Price volatility greatly effects countries that are dependent on grain imports, such as certain countries in the MENA region. "Price volatility is a life-and-death issue for many people around the world" warned ICTSD Senior Fellow Sergio Marchi. "Trade policies need to incentivize investment in developing country agriculture, so that poor farmers can build resistance to future price shocks". Two major price volatility crises in the early 21st century, during the 2007–2008 world food price crisis and 2022 food crises, have had major negative effects on grain prices globally. Climate change is expected to create major agricultural failures, that will continue to create volatile food price markets especially for bulk goods like grains.

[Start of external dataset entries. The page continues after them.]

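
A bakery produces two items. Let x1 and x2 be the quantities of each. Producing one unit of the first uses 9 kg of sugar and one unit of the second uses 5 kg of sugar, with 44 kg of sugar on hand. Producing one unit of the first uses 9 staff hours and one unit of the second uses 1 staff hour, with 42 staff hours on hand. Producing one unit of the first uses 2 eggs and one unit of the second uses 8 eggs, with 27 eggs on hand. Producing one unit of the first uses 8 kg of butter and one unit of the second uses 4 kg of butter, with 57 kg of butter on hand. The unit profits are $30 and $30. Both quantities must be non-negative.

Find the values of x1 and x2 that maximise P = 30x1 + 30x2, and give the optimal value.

x1 = 7/2, x2 = 5/2, maximum P = 180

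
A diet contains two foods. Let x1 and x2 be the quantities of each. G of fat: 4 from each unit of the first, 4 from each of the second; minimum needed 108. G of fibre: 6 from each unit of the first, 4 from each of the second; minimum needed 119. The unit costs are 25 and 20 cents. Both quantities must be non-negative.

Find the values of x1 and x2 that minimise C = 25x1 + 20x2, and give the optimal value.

The feasible region is unbounded (it extends along (0, 1), (1, 0)), but C strictly increases along every unbounded feasible direction, so there is no improving ray and the minimum is attained at a vertex.

The optimum lies where 4x1 + 4x2 = 108 and 6x1 + 4x2 = 119.
Solving simultaneously gives x1 = 11/2, x2 = 43/2.

x1 = 11/2, x2 = 43/2, minimum C = 1135/2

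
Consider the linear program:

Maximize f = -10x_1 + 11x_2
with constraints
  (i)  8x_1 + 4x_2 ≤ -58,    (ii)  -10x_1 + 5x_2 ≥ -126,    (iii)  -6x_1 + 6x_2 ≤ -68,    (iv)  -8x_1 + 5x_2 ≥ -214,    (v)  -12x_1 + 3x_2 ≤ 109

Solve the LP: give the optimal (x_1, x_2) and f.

Vertices and f = -10x_1 + 11x_2:
  (107/40, -397/20) → f = -2451/10
  (-19/18, -223/18) → f = -2263/18
  (-923/30, -1301/15) → f = -3232/5
  (-143/9, -245/9) → f = -1265/9

x_1 = -19/18, x_2 = -223/18, maximum f = -2263/18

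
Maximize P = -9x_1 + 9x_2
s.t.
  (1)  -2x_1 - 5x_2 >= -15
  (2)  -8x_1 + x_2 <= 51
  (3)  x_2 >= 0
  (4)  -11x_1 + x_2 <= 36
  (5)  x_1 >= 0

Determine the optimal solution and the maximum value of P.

x_1 = 0, x_2 = 3, maximum P = 27

Extreme points and P = -9x_1 + 9x_2:
  (15/2, 0) → P = -135/2
  (0, 3) → P = 27
  (0, 0) → P = 0

At the optimal vertex, -2x_1 - 5x_2 = -15 and x_1 = 0.
Solving simultaneously gives x_1 = 0, x_2 = 3.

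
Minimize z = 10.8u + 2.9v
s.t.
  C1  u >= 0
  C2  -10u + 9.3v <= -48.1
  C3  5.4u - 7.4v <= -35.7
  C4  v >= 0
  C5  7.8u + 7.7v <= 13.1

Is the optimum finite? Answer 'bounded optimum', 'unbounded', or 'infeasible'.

infeasible

The boundaries -10u + 9.3v = -48.1 and 5.4u - 7.4v = -35.7 meet at (68795/2378, 30837/1189), but that point violates 7.8u + 7.7v ≤ 13.1. Every candidate vertex is excluded by some other constraint, so the feasible region is empty.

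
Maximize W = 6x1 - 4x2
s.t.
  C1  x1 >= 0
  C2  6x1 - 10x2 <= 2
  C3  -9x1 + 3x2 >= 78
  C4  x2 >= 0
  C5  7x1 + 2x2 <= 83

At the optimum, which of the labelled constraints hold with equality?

C1 and C3

Feasible corners and W = 6x1 - 4x2:
  (0, 26) → W = -104
  (0, 83/2) → W = -166
  (31/13, 431/13) → W = -1538/13

The maximum is at (0, 26). Substituting into each constraint, equality holds for C1 and C3; the remaining constraints have slack.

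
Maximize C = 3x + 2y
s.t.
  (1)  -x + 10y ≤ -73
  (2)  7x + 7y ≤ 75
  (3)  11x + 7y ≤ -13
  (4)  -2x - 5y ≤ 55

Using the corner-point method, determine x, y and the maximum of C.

Extreme points and C = 3x + 2y:
  (127/39, -272/39) → C = -163/39
  (-37/5, -201/25) → C = -957/25
  (320/41, -579/41) → C = -198/41

x = 127/39, y = -272/39, maximum C = -163/39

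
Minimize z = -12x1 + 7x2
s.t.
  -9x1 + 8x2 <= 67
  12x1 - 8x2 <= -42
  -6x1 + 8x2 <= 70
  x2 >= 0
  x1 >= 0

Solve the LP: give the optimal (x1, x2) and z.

Feasible corners and z = -12x1 + 7x2:
  (1, 19/2) → z = 109/2
  (0, 67/8) → z = 469/8
  (14/3, 49/4) → z = 119/4
  (0, 21/4) → z = 147/4

x1 = 14/3, x2 = 49/4, minimum z = 119/4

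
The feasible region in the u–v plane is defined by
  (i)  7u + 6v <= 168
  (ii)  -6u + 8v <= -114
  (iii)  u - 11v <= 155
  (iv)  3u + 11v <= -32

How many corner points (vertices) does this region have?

3

Pairwise boundary intersections that survive every other constraint:
  (7/29, -408/29)
  (499/45, -89/15)
  (123/4, -497/44)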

Protection against international market prices has been an important part of how some countries have responded to the volitility of market prices. For example, farmers in the European Union, United States and Japan are protected by agricultural subsidies. The European Union's programs are organized under the Common Agricultural Policy. The agricultural policy of the United States is demonstrated through the "farm bill", while rice production in Japan is also protected and subsidized. Farmers in other countries has attempted to have these policies disallowed by the World Trade Organization, or attempted to negotiate them away though the Cairns Group, at the same time the wheat boards have been reformed and many tariffs have been greatly reduced, leading to a further globalization of the industry. For example, in 2008 Mexico was required by the North American Free Trade Agreement (NAFTA) to remove its tariffs on US and Canadian maize.
Similarly, protections in other contexts, such as guaranteed prices for grains in India, have been an important lifeline for small farmers in the context of further industrialization of agriculture. When the BJP Party government of Narendra Modi attempted to repeal guaranteed prices for farmers on key grains like wheat, farmers throughout the country rose in protest.